The objective of this study was to risk stratify patients with fetal growth restriction using a soluble fms-like tyrosine kinase-1 to placental growth factor ratio. Previously published cutoff of 38 was used to predict preeclampsia development and severity as well as adverse maternal or neonatal outcomes within a 2-week time period.

STUDY DESIGN

This was a prospective observational cohort study performed in a single tertiary hospital. Patients with a singleton fetal growth restriction pregnancy between 24 and 37 weeks' gestation were evaluated using serial 2-week encounters from the time of enrollment to delivery. Pregnancies with proven genetic or infectious etiology of fetal growth restriction or congenital anomalies were excluded.
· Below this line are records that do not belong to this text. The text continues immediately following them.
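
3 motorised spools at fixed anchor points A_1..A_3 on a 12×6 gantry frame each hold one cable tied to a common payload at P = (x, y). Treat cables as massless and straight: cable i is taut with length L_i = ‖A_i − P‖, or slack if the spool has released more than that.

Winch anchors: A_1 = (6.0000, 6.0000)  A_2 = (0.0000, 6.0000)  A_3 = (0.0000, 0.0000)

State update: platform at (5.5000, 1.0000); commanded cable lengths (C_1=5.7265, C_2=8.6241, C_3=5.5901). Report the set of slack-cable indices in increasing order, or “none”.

1, 2

i=1: geometric 5.0249 vs commanded 5.7265 ⇒ slack
i=2: geometric 7.4330 vs commanded 8.6241 ⇒ slack
i=3: geometric 5.5902 vs commanded 5.5901 ⇒ taut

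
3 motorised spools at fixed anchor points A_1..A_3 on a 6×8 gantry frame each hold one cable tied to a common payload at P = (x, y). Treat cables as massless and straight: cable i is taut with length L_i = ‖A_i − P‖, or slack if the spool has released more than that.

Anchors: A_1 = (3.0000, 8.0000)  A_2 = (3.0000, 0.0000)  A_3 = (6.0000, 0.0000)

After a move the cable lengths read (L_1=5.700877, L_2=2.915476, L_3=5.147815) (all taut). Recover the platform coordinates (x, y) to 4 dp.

each cable: (A_i−P)·(A_i−P) = L_i²; let k_i = ‖A_i‖²−L_i²
k_1 = 9.0000+64.0000−32.5000 = 40.5000
row 1: 0.0000x + 16.0000y = 40.0000  (k_2=0.5000)
row 2: -6.0000x + 16.0000y = 31.0000  (k_3=9.5000)
Cramer on rows 1–2 → x = 1.5000, y = 2.5000

(1.5000, 2.5000)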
Ultrasound growth and Doppler measurements were obtained at the start of every encounter with routine preeclampsia laboratory tests and blood pressure checks when clinically indicated. Maternal serum was collected for all serial encounters and measured for soluble fms-like tyrosine kinase-1 and placental growth factor after delivery in a double-blinded fashion. Maternal charts were reviewed for baseline demographic characteristics, pregnancy diagnoses and outcomes, and neonatal outcomes.

RESULTS

A total of 45 patients were enrolled for a total of 77 encounters, with the median (quartile 1, quartile 3) gestational age of the study enrolled at 31.43 (28.14-33.57) weeks. Patients were divided into low-risk (ratio of <38) and high-risk (ratio of ≥38) groups. Baseline characteristics of patients did not show any marked differences, including preeclampsia labs or ultrasound parameters, between the 2 groups. Systolic and diastolic blood pressures upon enrollment were statistically elevated when soluble fms-like tyrosine kinase-1 to placental growth factor ratio was ≥38 (P=.02 and P=.01, respectively). Compared to patients with a low ratio, patients with a high ratio had a greater proportion of preeclampsia diagnosis, higher rates of preterm delivery under 34 and 37 weeks gestation, smaller neonatal birthweight, and a shorter time to delivery from testing to delivery.

CONCLUSION

Among patients with fetal growth restriction, the soluble fms-like tyrosine kinase-1 to placental growth factor ratio may serve as a potential biomarker for identifying at risk patients for developing preeclampsia and subsequently preterm delivery.

摘要

背景

新型血管生成生物标志物的研究成果为预测子痫前期的发病、严重程度和不良结局提供了新的证据。目前,利用血管生成生物标志物对胎儿生长受限的患者进行子痫前期发病筛查的相关数据有限。

目的

本研究旨在利用可溶性 fms 样酪氨酸激酶 1 与胎盘生长因子比值对胎儿生长受限患者进行风险分层。该比值的截断值为 38,曾被用于预测子痫前期的发病和严重程度,以及在 2 周内发生不良母婴或新生儿结局的风险。

研究设计

这是一项在一家三级医院进行的前瞻性观察性队列研究。纳入妊娠 24 至 37 周且患有单胎胎儿生长受限的患者,从入组至分娩,每 2 周进行一次连续评估。排除因遗传或感染病因导致胎儿生长受限或先天性异常的妊娠。在每次就诊时均进行超声生长和多普勒测量,并在临床需要时进行常规子痫前期实验室检查和血压检查。在每次就诊时收集母体血清,在分娩后采用双盲法测量可溶性 fms 样酪氨酸激酶 1 和胎盘生长因子。回顾产妇病历以获取基线人口统计学特征、妊娠诊断和结局以及新生儿结局等信息。

结果

共有 45 例患者入组,共进行了 77 次就诊,研究入组时的中位(四分位距 1,四分位距 3)孕周为 31.43(28.14-33.57)周。患者被分为低风险(比值<38)和高风险(比值≥38)组。两组患者的基线特征,包括子痫前期实验室检查或超声参数,均无明显差异。可溶性 fms 样酪氨酸激酶 1 与胎盘生长因子比值≥38 时,患者的收缩压和舒张压在入组时即出现统计学升高(分别为 P=.02 和 P=.01)。与比值较低的患者相比,比值较高的患者子痫前期的诊断比例更大,<34 周和<37 周早产的发生率更高,新生儿出生体重更小,从检测到分娩的时间更短。

结论

在胎儿生长受限的患者中,可溶性 fms 样酪氨酸激酶 1 与胎盘生长因子比值可能成为一种潜在的生物标志物,用于识别有发生子痫前期和随后早产风险的患者。